While Phoenix Raceway is now known as a staple of the NASCAR schedule, the 1-mile desert oval was originally built with Indy cars in mind.
Very fittingly, the most successful driver in IndyCar history won the first oval race at Phoenix, which took place on this date in 1964.
After Davey McDonald became the first driver to win on the track’s now-defunct road course in the month prior, Phoenix’s oval was the site of USAC’s 1964 season-opener.
An estimated 7,000 were in attendance to watch 22 open-wheel cars battle for 100 laps. Parnelli Jones started on the pole position, but second-place qualifier A.J. Foyt quickly took the lead in the first turn and held on to it for the remainder of the race.
The race started a string of seven consecutive victories by Foyt, including his second victory at Indianapolis. Foyt went on to win nine times in 1964 en route to his fourth national championship.

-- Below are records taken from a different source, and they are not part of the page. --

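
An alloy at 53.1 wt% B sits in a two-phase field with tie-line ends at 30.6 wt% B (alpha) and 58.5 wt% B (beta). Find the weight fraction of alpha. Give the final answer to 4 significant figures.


f_alpha = (C_beta - C0) / (C_beta - C_alpha)
f_alpha = (58.5 - 53.1) / (58.5 - 30.6)
f_alpha = 0.1935


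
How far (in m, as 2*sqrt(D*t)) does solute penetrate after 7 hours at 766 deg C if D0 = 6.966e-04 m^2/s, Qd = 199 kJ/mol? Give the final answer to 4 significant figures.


Step 1: D = D0 * exp(-Qd/(R*T))
T = 1039.15 K
D = 6.966e-04 * exp(-199e3 / (8.314 * 1039.15)) = 6.91113e-14 m^2/s
Step 2: L = 2*sqrt(D*t)
t = 7 h = 25200 s
L = 2*sqrt(6.91113e-14 * 25200) = 8.347e-05 m


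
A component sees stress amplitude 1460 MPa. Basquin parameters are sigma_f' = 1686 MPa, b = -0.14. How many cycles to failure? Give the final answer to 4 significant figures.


sigma_a = sigma_f' * (2*Nf)^b
2*Nf = (sigma_a / sigma_f')^(1/b)
2*Nf = (1460 / 1686)^(1/-0.14)
2*Nf = 2.79552
Nf = 1.398 cycles


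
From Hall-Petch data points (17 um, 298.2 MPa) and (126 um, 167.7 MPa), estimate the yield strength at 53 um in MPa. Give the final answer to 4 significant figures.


sigma_y = sigma0 + k / sqrt(d)
1/sqrt(d1) = 1/sqrt(1.7e-05) = 242.536;  1/sqrt(d2) = 89.0871
k = (sigma1 - sigma2) / (1/sqrt(d1) - 1/sqrt(d2)) = (298.2 - 167.7) / (242.536 - 89.0871) = 0.850448 MPa*m^0.5
sigma0 = sigma1 - k/sqrt(d1) = 298.2 - 0.850448*242.536 = 91.9361 MPa
sigma_y(d3) = 91.9361 + 0.850448 / sqrt(5.3e-05) = 208.8 MPa


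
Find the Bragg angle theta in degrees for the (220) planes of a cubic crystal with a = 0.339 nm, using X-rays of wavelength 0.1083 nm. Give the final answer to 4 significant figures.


d = a / sqrt(h^2+k^2+l^2)
d = 0.339 / sqrt(8) = 0.119855 nm
lambda = 2*d*sin(theta)  =>  sin(theta) = lambda / (2*d)
sin(theta) = 0.1083 / (2 * 0.119855) = 0.451797
theta = 26.86 deg


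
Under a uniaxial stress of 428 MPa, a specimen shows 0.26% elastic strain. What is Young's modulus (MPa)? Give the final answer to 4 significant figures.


E = sigma / epsilon
epsilon = 0.26% = 2.6e-03
E = 428 / 2.6e-03
E = 164600 MPa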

Phoenix continued to remain as an IndyCar staple until being removed from the schedule following the 2005 race. The series then made a three-year return to the facility from 2016-18.
NASCAR held its first Cup Series event at Phoenix in 1988, and the facility has remained on the schedule every year since.
Also on this date:
1981: Johnny Rutherford won the Kraco Car Stereo 150, also at Phoenix. The victory was Rutherford’s final victory in the famous Pennzoil Chaparral.
1992: Nigel Mansell led all 69 laps to win the Grand Prix of Mexico at Autodromo Hermanos Rodriguez. Michael Schumacher finished third for the first podium in his illustrious F1 career.